En pensant à tout cela, j’ai senti une très sainte rage monter en moi comme de l’eau en ébullition. Se sentir impuissant est le pire des sentiments quand les personnes les plus chères à ton cœur sont en danger. Que faire ? S’organiser ? Acheter une arme et s’en servir si besoin est ? Pardonnez-moi de ne pouvoir m’en remettre à la grâce du ciel.

Je suis une très jeune citoyenne. J’ai l’âge où normalement mes seules préoccupations devraient être les mecs, le doute quant à la fac choisie et quelques questions existentielles et sociales. Mais nullement pas celle de passer des nuits blanches à penser à ma sœur de 20 ans qui doit veiller elle aussi et à se faire un sang d’encre. Et l’État et le monde s’étonnent quand ça part en couille. Quand tout va mal, nos plus bas instincts ne nous dictent qu’une seule chose : s’agiter, se débattre pour s’en sortir. La raison nous a appris à réfléchir, on a donc établi des règles, on s’est arrangé et on a dû élire des gens pour gérer nos problèmes collectifs. Mais, ces gens sont beaucoup trop occupés à s’occuper uniquement d’eux-mêmes. Quand on fait savoir notre mécontentement, les gens ne comprenant pas toujours crient au banditisme. Mais nos dirigeants comprennent parfaitement que nous ne pouvons supporter ce qui implose en nous, ils comprennent très bien que, derrière leur vitre fumée et leur dizaine d’agents de sécurité, nous crions que nous avons une âme sous notre peau d’ébène, ils comprennent que nous ne sommes pas des animaux, que même les animaux protègent leurs proches, que ce soit à coup de griffes ou en prenant la fuite. Si je m’arrange pour acheter une arme et si je m’en sers un soir où la malédiction s’abattra sur ma famille, j’irai en prison pour possession illégale d’arme à feu, je serai fichée au grand banditisme et je ne sortirai pas avant des millions de gourdes.

Quand ils ont besoin de nous, ils s’en servent, mais quand nous réclamons les droits les plus élémentaires d’un être humain comme de pouvoir dormir tranquillement dans une maison barricadée de l’intérieur ils font la sourde oreille !

Que faire… ? Que faire… ? Je pense à ma famille et aux autres et mon cœur se serre. La colère devient ma sève quand je tente de me représenter ce jeune homme qui s’est suicidé après avoir été forcé de baiser sa mère, quand je pense à ces pères qui se retrouvent obligés de coucher avec leurs très jeunes enfants. Je m’indigne en pensant à tout cela, je m’indigne en pensant à toutes ces autres filles comme ma sœur qui ne dorment que d’un œil. Je m’indigne en imaginant ma mère et ces autres mères qui doivent regarder de jeunes hommes frapper leurs filles en les violant. Je m’indigne au point de retrouver un semblant de zénitude dans la fureur.

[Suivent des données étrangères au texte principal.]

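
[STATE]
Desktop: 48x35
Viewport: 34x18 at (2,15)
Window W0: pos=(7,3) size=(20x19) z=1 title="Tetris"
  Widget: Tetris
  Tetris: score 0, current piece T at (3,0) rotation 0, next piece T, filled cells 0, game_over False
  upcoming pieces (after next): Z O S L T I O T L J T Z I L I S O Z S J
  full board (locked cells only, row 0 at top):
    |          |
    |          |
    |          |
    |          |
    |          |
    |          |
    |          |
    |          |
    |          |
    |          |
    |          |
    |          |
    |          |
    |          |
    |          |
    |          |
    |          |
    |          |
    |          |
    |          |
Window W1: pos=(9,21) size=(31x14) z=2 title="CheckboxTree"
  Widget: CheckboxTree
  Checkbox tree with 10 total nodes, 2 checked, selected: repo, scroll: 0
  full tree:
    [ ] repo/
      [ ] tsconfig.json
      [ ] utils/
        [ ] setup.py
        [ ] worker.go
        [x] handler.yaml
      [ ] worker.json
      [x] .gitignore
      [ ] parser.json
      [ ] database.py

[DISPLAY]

     ┃                  ┃         
     ┃                  ┃         
     ┃                  ┃         
     ┃                  ┃         
     ┃                  ┃         
     ┃                  ┃         
     ┗━┏━━━━━━━━━━━━━━━━━━━━━━━━━━
       ┃ CheckboxTree             
       ┠──────────────────────────
       ┃>[-] repo/                
       ┃   [ ] tsconfig.json      
       ┃   [-] utils/             
       ┃     [ ] setup.py         
       ┃     [ ] worker.go        
       ┃     [x] handler.yaml     
       ┃   [ ] worker.json        
       ┃   [x] .gitignore         
       ┃   [ ] parser.json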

Les gens compatissent. Tout le monde comprend parce que c’est sur les réseaux sociaux, parce qu’on en parle aux infos. Pensez à votre dégoût en lisant ces lignes et maintenant, imaginez ma famille et moi en train de barricader nos portes. Après avoir tout fermé à clés, imaginez-nous en train de traîner des meubles pour les mettre derrière les portes de la chambre où nous nous réunissons tous pour veiller. Imaginez nos tremblements à chaque bruit nocturne ; imaginez-nous les oreilles aux aguets ; imaginez-nous quand nous entendons les cris d’une voisine et qu’on sait pertinemment le pourquoi de son cri. Imaginez-nous en train de veiller et imaginez-nous le lendemain, devant effacer les cernes sous nos yeux et la douleur dans notre regard pour affronter le monde. Imaginez-nous en train de sourire, en train de vaquer calmement à toutes nos occupations en essayant de ne pas penser à plus tard. Oui, imaginez tout cela et vous comprendrez à quel point j’ai la rage de ne pouvoir rien faire contre ça.

Si vous parvenez correctement à vous représenter l’horreur de mon quotidien et de celle de ma famille, peut-être parviendrez-vous à comprendre mon indignation et ma fureur du fait que celle-ci soit aussi improductive.

Saonha Lyrvole Jean Baptiste

Saonha Lyrvole Jean Baptiste est etudiante en sciences du langage, amoureuse de musique et de lecture. L'ecriture est sa passion.